The idea was spawned partly from the Free Range Music Festival, the daylong multi-venue event in April that the Fourniers helped to organize. The festival program incorporated a number of acts that had performed at Roots and Tendrils at one time or another, and the Colonial Theatre was among the half-dozen venues, ranging from art galleries to the public library and the American Legion Hall.

At that time, some relatively unknown acts played on the big stage of the Colonial’s Dreamland theater, often to a packed house, as attendees of the sold out festival traveled from venue to venue checking out the offerings.

But there would be no such captive audience for a standalone concert, and Meg Fournier said that required more careful planning than has been necessary for either the festival or the regular shows at Roots and Tendrils.

“But that’s always in the back of our minds,” she said. “Because we don’t have a college in town, so we can’t depend on a young audience to make a show.”

Fournier had been in conversation with the manager for Emilia Dahlin, and the Massachusetts-based singer-songwriter seemed like a good act for the Colonial show because she had the potential to appeal to a wide audience.

Dahlin is well known in certain parts of the state and her music — folk and jazz-inspired songs and storytelling, accompanied by acoustic guitar and upright bass — runs the gamut from tender ballads to silly songs. The other act on the bill, Putnam Smith, who sings and plays mandolin and banjo, also has a following in the area.

Fournier’s suspicions were borne out at the concert. Despite heavy rains, the house was at least half full and the audience included people of all ages, including some babies. Fournier said advance ticket sales indicated there might have been a larger crowd if the weather had been better.
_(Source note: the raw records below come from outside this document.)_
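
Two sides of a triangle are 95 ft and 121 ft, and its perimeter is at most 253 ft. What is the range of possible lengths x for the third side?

26 < x ≤ 37 ft

Triangle inequality alone gives 26 < x < 216.
The perimeter condition gives x ≤ 253 − 95 − 121 = 37.
Intersecting the two: 26 < x ≤ 37.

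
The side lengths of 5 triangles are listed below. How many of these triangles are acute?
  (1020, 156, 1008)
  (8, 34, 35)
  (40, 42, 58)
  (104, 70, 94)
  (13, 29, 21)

(1020,156,1008): 156²+1008² = 1040400 = 1020² → right
(8,34,35): 8²+34² = 1220 < 1225 = 35² → obtuse
(40,42,58): 40²+42² = 3364 = 58² → right
(104,70,94): 70²+94² = 13736 > 10816 = 104² → acute
(13,29,21): 13²+21² = 610 < 841 = 29² → obtuse
1 of the 5 is acute.

1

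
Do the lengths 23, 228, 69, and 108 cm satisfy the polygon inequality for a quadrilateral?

For a quadrilateral, each side must be shorter than the sum of the others.
Here the longest side is 228, but the remaining 3 sides sum to only 200.

No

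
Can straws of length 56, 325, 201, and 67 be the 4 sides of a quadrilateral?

For a quadrilateral, each side must be shorter than the sum of the others.
Here the longest side is 325, but the remaining 3 sides sum to only 324.

No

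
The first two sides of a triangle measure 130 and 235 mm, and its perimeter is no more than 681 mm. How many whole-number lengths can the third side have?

Triangle inequality: 105 < x < 365. Perimeter ≤ 681 gives x ≤ 681 − 130 − 235 = 316.
So 105 < x ≤ 316; integers 106 through 316: 211 values.

211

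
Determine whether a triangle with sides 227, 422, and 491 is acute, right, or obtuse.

Compare the square of the longest side to the sum of squares of the other two: 227² + 422² = 229613 < 241081 = 491².

obtuse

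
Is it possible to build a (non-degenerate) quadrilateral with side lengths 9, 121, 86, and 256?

No

For a quadrilateral, each side must be shorter than the sum of the others.
Here the longest side is 256, but the remaining 3 sides sum to only 216.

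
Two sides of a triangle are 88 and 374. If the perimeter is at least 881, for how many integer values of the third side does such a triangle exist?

Triangle inequality: 286 < x < 462. Perimeter ≥ 881 gives x ≥ 881 − 88 − 374 = 419.
So 419 ≤ x < 462; integers 419 through 461: 43 values.

43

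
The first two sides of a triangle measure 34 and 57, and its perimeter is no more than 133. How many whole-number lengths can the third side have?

19

Triangle inequality: 23 < x < 91. Perimeter ≤ 133 gives x ≤ 133 − 34 − 57 = 42.
So 23 < x ≤ 42; integers 24 through 42: 19 values.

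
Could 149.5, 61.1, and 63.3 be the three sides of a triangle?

No

The longest side is 149.5, but the other two sum to only 124.4.
124.4 < 149.5, so the triangle inequality fails.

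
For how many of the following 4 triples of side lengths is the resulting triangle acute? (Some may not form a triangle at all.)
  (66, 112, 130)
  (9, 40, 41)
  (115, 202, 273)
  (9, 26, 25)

1

(66,112,130): 66²+112² = 16900 = 130² → right
(9,40,41): 9²+40² = 1681 = 41² → right
(115,202,273): 115²+202² = 54029 < 74529 = 273² → obtuse
(9,26,25): 9²+25² = 706 > 676 = 26² → acute
1 of the 4 is acute.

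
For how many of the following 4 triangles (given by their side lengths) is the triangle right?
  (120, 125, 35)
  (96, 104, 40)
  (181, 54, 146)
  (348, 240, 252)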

The Colonial Theatre has played host to a number of live acts over the years, from the Vaudeville Review to concerts during the New Year’s by the Bay Celebration and the short-lived Comic Arts Festival. Owner Mike Hurley said the venue, which dates to an era when both movies and vaudville acts were popular, is not ideally set up for bands loading in an out, but it is among the larger venues in the city.
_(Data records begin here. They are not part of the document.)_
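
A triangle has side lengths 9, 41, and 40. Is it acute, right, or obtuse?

Compare the square of the longest side to the sum of squares of the other two: 9² + 40² = 1681 = 41².

right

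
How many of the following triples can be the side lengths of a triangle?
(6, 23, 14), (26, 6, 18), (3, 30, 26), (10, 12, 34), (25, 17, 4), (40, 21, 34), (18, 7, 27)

1

(6,14,23): 6+14 ≤ 23 → not valid
(6,18,26): 6+18 ≤ 26 → not valid
(3,26,30): 3+26 ≤ 30 → not valid
(10,12,34): 10+12 ≤ 34 → not valid
(4,17,25): 4+17 ≤ 25 → not valid
(21,34,40): 21+34 > 40 → valid
(7,18,27): 7+18 ≤ 27 → not valid
1 of the 7 triples forms a triangle.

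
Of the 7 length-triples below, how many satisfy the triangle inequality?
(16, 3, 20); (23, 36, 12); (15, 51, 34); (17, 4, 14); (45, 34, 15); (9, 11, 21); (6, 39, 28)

2

(3,16,20): 3+16 ≤ 20 → not valid
(12,23,36): 12+23 ≤ 36 → not valid
(15,34,51): 15+34 ≤ 51 → not valid
(4,14,17): 4+14 > 17 → valid
(15,34,45): 15+34 > 45 → valid
(9,11,21): 9+11 ≤ 21 → not valid
(6,28,39): 6+28 ≤ 39 → not valid
2 of the 7 triples form a triangle.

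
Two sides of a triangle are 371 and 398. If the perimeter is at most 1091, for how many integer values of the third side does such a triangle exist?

Triangle inequality: 27 < x < 769. Perimeter ≤ 1091 gives x ≤ 1091 − 371 − 398 = 322.
So 27 < x ≤ 322; integers 28 through 322: 295 values.

295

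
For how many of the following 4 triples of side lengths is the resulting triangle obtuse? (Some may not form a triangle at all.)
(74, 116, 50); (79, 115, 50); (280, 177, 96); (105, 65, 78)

(74,116,50): 50²+74² = 7976 < 13456 = 116² → obtuse
(79,115,50): 50²+79² = 8741 < 13225 = 115² → obtuse
(280,177,96): 96+177 ≤ 280, not a triangle
(105,65,78): 65²+78² = 10309 < 11025 = 105² → obtuse
3 of the 4 are obtuse.

3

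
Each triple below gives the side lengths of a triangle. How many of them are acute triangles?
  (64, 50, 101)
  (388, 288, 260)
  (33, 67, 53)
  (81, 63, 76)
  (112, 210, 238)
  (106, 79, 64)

(64,50,101): 50²+64² = 6596 < 10201 = 101² → obtuse
(388,288,260): 260²+288² = 150544 = 388² → right
(33,67,53): 33²+53² = 3898 < 4489 = 67² → obtuse
(81,63,76): 63²+76² = 9745 > 6561 = 81² → acute
(112,210,238): 112²+210² = 56644 = 238² → right
(106,79,64): 64²+79² = 10337 < 11236 = 106² → obtuse
1 of the 6 is acute.

1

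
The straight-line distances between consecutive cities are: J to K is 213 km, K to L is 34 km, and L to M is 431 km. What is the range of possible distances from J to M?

The maximum is all hops collinear in one direction: 213 + 34 + 431 = 678.
The longest hop is 431; the others sum to 247. Folding the others back against it leaves at least 431 − 247 = 184.

184 ≤ JM ≤ 678 km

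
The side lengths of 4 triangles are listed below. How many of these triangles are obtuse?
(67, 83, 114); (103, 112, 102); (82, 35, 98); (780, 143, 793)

2

(67,83,114): 67²+83² = 11378 < 12996 = 114² → obtuse
(103,112,102): 102²+103² = 21013 > 12544 = 112² → acute
(82,35,98): 35²+82² = 7949 < 9604 = 98² → obtuse
(780,143,793): 143²+780² = 628849 = 793² → right
2 of the 4 are obtuse.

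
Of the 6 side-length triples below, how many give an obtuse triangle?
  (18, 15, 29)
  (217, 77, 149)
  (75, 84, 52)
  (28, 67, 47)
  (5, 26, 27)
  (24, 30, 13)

(18,15,29): 15²+18² = 549 < 841 = 29² → obtuse
(217,77,149): 77²+149² = 28130 < 47089 = 217² → obtuse
(75,84,52): 52²+75² = 8329 > 7056 = 84² → acute
(28,67,47): 28²+47² = 2993 < 4489 = 67² → obtuse
(5,26,27): 5²+26² = 701 < 729 = 27² → obtuse
(24,30,13): 13²+24² = 745 < 900 = 30² → obtuse
5 of the 6 are obtuse.

5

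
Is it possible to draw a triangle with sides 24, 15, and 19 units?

Yes

The longest side is 24, and the other two sum to 34.
Since 34 > 24, the triangle inequality holds.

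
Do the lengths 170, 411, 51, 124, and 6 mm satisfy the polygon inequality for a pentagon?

No

For a pentagon, each side must be shorter than the sum of the others.
Here the longest side is 411, but the remaining 4 sides sum to only 351.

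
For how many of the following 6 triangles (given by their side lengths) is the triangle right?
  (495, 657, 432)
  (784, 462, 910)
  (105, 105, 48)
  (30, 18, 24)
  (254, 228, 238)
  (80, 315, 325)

4

(495,657,432): 432²+495² = 431649 = 657² → right
(784,462,910): 462²+784² = 828100 = 910² → right
(105,105,48): 48²+105² = 13329 > 11025 = 105² → acute
(30,18,24): 18²+24² = 900 = 30² → right
(254,228,238): 228²+238² = 108628 > 64516 = 254² → acute
(80,315,325): 80²+315² = 105625 = 325² → right
4 of the 6 are right.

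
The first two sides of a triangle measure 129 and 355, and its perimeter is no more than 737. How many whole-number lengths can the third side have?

27

Triangle inequality: 226 < x < 484. Perimeter ≤ 737 gives x ≤ 737 − 129 − 355 = 253.
So 226 < x ≤ 253; integers 227 through 253: 27 values.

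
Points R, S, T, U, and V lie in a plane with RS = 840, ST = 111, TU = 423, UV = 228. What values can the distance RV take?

78 ≤ RV ≤ 1602

The maximum is all hops collinear in one direction: 840 + 111 + 423 + 228 = 1602.
The longest hop is 840; the others sum to 762. Folding the others back against it leaves at least 840 − 762 = 78.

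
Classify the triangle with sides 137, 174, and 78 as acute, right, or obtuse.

obtuse

Compare the square of the longest side to the sum of squares of the other two: 78² + 137² = 24853 < 30276 = 174².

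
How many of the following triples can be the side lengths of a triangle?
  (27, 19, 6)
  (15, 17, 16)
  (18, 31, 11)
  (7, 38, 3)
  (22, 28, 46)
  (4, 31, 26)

(6,19,27): 6+19 ≤ 27 → not valid
(15,16,17): 15+16 > 17 → valid
(11,18,31): 11+18 ≤ 31 → not valid
(3,7,38): 3+7 ≤ 38 → not valid
(22,28,46): 22+28 > 46 → valid
(4,26,31): 4+26 ≤ 31 → not valid
2 of the 6 triples form a triangle.

2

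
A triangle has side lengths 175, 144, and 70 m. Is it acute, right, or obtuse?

Compare the square of the longest side to the sum of squares of the other two: 70² + 144² = 25636 < 30625 = 175².

obtuse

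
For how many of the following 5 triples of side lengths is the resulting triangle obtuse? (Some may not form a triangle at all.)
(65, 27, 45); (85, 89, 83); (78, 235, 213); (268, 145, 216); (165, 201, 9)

(65,27,45): 27²+45² = 2754 < 4225 = 65² → obtuse
(85,89,83): 83²+85² = 14114 > 7921 = 89² → acute
(78,235,213): 78²+213² = 51453 < 55225 = 235² → obtuse
(268,145,216): 145²+216² = 67681 < 71824 = 268² → obtuse
(165,201,9): 9+165 ≤ 201, not a triangle
3 of the 5 are obtuse.

3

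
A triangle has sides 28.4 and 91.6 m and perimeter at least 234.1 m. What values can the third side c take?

Triangle inequality alone gives 63.2 < c < 120.0.
The perimeter condition gives c ≥ 234.1 − 28.4 − 91.6 = 114.1.
Intersecting the two: 114.1 ≤ c < 120.0.

114.1 ≤ c < 120.0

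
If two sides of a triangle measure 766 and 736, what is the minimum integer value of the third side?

The third side must be strictly greater than |766 − 736| = 30.
The smallest integer above 30 is 31.

31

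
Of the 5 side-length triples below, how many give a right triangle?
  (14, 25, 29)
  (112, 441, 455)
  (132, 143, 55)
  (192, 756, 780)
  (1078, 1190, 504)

4

(14,25,29): 14²+25² = 821 < 841 = 29² → obtuse
(112,441,455): 112²+441² = 207025 = 455² → right
(132,143,55): 55²+132² = 20449 = 143² → right
(192,756,780): 192²+756² = 608400 = 780² → right
(1078,1190,504): 504²+1078² = 1416100 = 1190² → right
4 of the 5 are right.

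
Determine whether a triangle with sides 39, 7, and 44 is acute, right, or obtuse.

Compare the square of the longest side to the sum of squares of the other two: 7² + 39² = 1570 < 1936 = 44².

obtuse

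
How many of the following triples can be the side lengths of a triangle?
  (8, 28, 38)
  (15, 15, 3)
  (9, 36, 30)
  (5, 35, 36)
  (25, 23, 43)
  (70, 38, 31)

4

(8,28,38): 8+28 ≤ 38 → not valid
(3,15,15): 3+15 > 15 → valid
(9,30,36): 9+30 > 36 → valid
(5,35,36): 5+35 > 36 → valid
(23,25,43): 23+25 > 43 → valid
(31,38,70): 31+38 ≤ 70 → not valid
4 of the 6 triples form a triangle.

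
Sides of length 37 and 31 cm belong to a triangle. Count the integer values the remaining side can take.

61

The third side lies in the open interval (6, 68).
Integers from 7 to 67 inclusive: 67 − 7 + 1 = 61.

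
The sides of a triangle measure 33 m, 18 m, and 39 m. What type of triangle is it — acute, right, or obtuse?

Compare the square of the longest side to the sum of squares of the other two: 18² + 33² = 1413 < 1521 = 39².

obtuse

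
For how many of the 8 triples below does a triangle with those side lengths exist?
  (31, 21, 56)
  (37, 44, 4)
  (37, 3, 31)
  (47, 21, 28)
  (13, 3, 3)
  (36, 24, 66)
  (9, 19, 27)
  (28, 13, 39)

(21,31,56): 21+31 ≤ 56 → not valid
(4,37,44): 4+37 ≤ 44 → not valid
(3,31,37): 3+31 ≤ 37 → not valid
(21,28,47): 21+28 > 47 → valid
(3,3,13): 3+3 ≤ 13 → not valid
(24,36,66): 24+36 ≤ 66 → not valid
(9,19,27): 9+19 > 27 → valid
(13,28,39): 13+28 > 39 → valid
3 of the 8 triples form a triangle.

3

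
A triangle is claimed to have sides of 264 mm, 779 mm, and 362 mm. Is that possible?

No

The longest side is 779, but the other two sum to only 626.
626 < 779, so the triangle inequality fails.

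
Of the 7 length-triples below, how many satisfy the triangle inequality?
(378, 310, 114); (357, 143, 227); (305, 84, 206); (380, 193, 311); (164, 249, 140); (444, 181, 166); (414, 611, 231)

5

(114,310,378): 114+310 > 378 → valid
(143,227,357): 143+227 > 357 → valid
(84,206,305): 84+206 ≤ 305 → not valid
(193,311,380): 193+311 > 380 → valid
(140,164,249): 140+164 > 249 → valid
(166,181,444): 166+181 ≤ 444 → not valid
(231,414,611): 231+414 > 611 → valid
5 of the 7 triples form a triangle.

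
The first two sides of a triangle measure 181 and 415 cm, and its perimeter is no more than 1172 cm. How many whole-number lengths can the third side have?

Triangle inequality: 234 < x < 596. Perimeter ≤ 1172 gives x ≤ 1172 − 181 − 415 = 576.
So 234 < x ≤ 576; integers 235 through 576: 342 values.

342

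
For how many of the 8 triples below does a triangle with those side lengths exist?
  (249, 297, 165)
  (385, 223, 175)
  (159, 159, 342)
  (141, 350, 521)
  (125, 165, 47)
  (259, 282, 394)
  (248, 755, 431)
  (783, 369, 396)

4

(165,249,297): 165+249 > 297 → valid
(175,223,385): 175+223 > 385 → valid
(159,159,342): 159+159 ≤ 342 → not valid
(141,350,521): 141+350 ≤ 521 → not valid
(47,125,165): 47+125 > 165 → valid
(259,282,394): 259+282 > 394 → valid
(248,431,755): 248+431 ≤ 755 → not valid
(369,396,783): 369+396 ≤ 783 → not valid
4 of the 8 triples form a triangle.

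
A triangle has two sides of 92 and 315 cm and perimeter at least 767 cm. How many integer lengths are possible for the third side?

47

Triangle inequality: 223 < x < 407. Perimeter ≥ 767 gives x ≥ 767 − 92 − 315 = 360.
So 360 ≤ x < 407; integers 360 through 406: 47 values.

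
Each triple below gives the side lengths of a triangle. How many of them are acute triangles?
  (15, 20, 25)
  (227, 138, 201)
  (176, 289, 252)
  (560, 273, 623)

(15,20,25): 15²+20² = 625 = 25² → right
(227,138,201): 138²+201² = 59445 > 51529 = 227² → acute
(176,289,252): 176²+252² = 94480 > 83521 = 289² → acute
(560,273,623): 273²+560² = 388129 = 623² → right
2 of the 4 are acute.

2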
He credited the Fourniers with having their finger on the pulse of a vibrant homegrown music scene, and said he is open to future concerts.
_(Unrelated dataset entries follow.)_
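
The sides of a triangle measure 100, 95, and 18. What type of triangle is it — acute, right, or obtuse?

Compare the square of the longest side to the sum of squares of the other two: 18² + 95² = 9349 < 10000 = 100².

obtuse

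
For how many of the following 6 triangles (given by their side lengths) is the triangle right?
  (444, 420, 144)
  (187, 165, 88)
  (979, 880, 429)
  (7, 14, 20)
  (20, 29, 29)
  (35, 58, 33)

3

(444,420,144): 144²+420² = 197136 = 444² → right
(187,165,88): 88²+165² = 34969 = 187² → right
(979,880,429): 429²+880² = 958441 = 979² → right
(7,14,20): 7²+14² = 245 < 400 = 20² → obtuse
(20,29,29): 20²+29² = 1241 > 841 = 29² → acute
(35,58,33): 33²+35² = 2314 < 3364 = 58² → obtuse
3 of the 6 are right.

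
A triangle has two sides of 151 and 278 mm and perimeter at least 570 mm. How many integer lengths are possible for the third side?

288

Triangle inequality: 127 < x < 429. Perimeter ≥ 570 gives x ≥ 570 − 151 − 278 = 141.
So 141 ≤ x < 429; integers 141 through 428: 288 values.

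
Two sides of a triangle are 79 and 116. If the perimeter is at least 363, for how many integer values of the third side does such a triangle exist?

Triangle inequality: 37 < x < 195. Perimeter ≥ 363 gives x ≥ 363 − 79 − 116 = 168.
So 168 ≤ x < 195; integers 168 through 194: 27 values.

27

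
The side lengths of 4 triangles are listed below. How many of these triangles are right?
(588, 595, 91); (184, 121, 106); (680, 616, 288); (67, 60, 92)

2

(588,595,91): 91²+588² = 354025 = 595² → right
(184,121,106): 106²+121² = 25877 < 33856 = 184² → obtuse
(680,616,288): 288²+616² = 462400 = 680² → right
(67,60,92): 60²+67² = 8089 < 8464 = 92² → obtuse
2 of the 4 are right.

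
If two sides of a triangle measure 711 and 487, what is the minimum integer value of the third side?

225

The third side must be strictly greater than |711 − 487| = 224.
The smallest integer above 224 is 225.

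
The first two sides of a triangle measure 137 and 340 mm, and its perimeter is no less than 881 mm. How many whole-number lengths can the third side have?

73

Triangle inequality: 203 < x < 477. Perimeter ≥ 881 gives x ≥ 881 − 137 − 340 = 404.
So 404 ≤ x < 477; integers 404 through 476: 73 values.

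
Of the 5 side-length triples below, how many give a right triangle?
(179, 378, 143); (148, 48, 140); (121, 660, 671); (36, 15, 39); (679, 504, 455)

4

(179,378,143): 143+179 ≤ 378, not a triangle
(148,48,140): 48²+140² = 21904 = 148² → right
(121,660,671): 121²+660² = 450241 = 671² → right
(36,15,39): 15²+36² = 1521 = 39² → right
(679,504,455): 455²+504² = 461041 = 679² → right
4 of the 5 are right.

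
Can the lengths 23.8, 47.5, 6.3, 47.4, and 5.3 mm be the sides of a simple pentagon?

A pentagon exists iff every side is shorter than the sum of the others — equivalently, the longest side is less than the sum of the rest.
Longest side 47.5 < 82.8 (sum of the remaining 4), so yes.

Yes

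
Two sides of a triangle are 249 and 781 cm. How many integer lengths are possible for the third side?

The third side lies in the open interval (532, 1030).
Integers from 533 to 1029 inclusive: 1029 − 533 + 1 = 497.

497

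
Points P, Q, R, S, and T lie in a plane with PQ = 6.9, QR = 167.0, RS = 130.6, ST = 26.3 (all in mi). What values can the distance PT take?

The maximum is all hops collinear in one direction: 6.9 + 167.0 + 130.6 + 26.3 = 330.8.
The longest hop is 167.0; the others sum to 163.8. Folding the others back against it leaves at least 167.0 − 163.8 = 3.2.

3.2 ≤ PT ≤ 330.8 mi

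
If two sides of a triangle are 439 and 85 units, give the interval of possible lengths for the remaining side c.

354 < c < 524

By the triangle inequality, c must be less than 439 + 85 = 524 and greater than |439 − 85| = 354.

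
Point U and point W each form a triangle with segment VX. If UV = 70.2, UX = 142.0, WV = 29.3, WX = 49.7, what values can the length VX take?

71.8 < VX < 79.0

From triangle UVX: |70.2 − 142.0| < VX < 70.2 + 142.0, i.e. 71.8 < VX < 212.2.
From triangle WVX: 20.4 < VX < 79.0.
Both must hold, so VX lies in the intersection.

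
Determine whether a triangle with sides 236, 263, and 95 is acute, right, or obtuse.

Compare the square of the longest side to the sum of squares of the other two: 95² + 236² = 64721 < 69169 = 263².

obtuse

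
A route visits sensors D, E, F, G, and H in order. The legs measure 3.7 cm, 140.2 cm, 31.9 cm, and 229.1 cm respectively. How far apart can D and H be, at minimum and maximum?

The maximum is all hops collinear in one direction: 3.7 + 140.2 + 31.9 + 229.1 = 404.9.
The longest hop is 229.1; the others sum to 175.8. Folding the others back against it leaves at least 229.1 − 175.8 = 53.3.

53.3 ≤ DH ≤ 404.9 cm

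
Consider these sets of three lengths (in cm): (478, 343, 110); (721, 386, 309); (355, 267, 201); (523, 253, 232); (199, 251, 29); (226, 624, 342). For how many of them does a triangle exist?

1

(110,343,478): 110+343 ≤ 478 → not valid
(309,386,721): 309+386 ≤ 721 → not valid
(201,267,355): 201+267 > 355 → valid
(232,253,523): 232+253 ≤ 523 → not valid
(29,199,251): 29+199 ≤ 251 → not valid
(226,342,624): 226+342 ≤ 624 → not valid
1 of the 6 triples forms a triangle.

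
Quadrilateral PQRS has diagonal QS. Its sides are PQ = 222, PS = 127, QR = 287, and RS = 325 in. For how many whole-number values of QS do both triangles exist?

253

From triangle PQS: 95 < QS < 349.
From triangle RQS: 38 < QS < 612.
Intersection: 95 < QS < 349, so integers 96 through 348: 253 values.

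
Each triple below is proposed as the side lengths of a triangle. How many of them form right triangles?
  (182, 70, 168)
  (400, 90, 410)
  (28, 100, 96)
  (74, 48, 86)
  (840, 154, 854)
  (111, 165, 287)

(182,70,168): 70²+168² = 33124 = 182² → right
(400,90,410): 90²+400² = 168100 = 410² → right
(28,100,96): 28²+96² = 10000 = 100² → right
(74,48,86): 48²+74² = 7780 > 7396 = 86² → acute
(840,154,854): 154²+840² = 729316 = 854² → right
(111,165,287): 111+165 ≤ 287, not a triangle
4 of the 6 are right.

4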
“There’s so many people out there really working in terms of music,” he said. “You saw it at the Free Range Music Festival, and I’m sure you’ll see it again this coming April. It’s really a big deal.”

Meg Fournier said there are no set plans for future concerts at the Colonial, but she is open to collaborations with other venues as the occasion arises. The Free Range Festival, scheduled for April 30, 2011, is also in the early planning stages, she said.

“The Colonial is such a nice space,” she said. “… It was an experiment. We had a good time … As bigger names approach us, it’s definitely nice to know it’s an option.”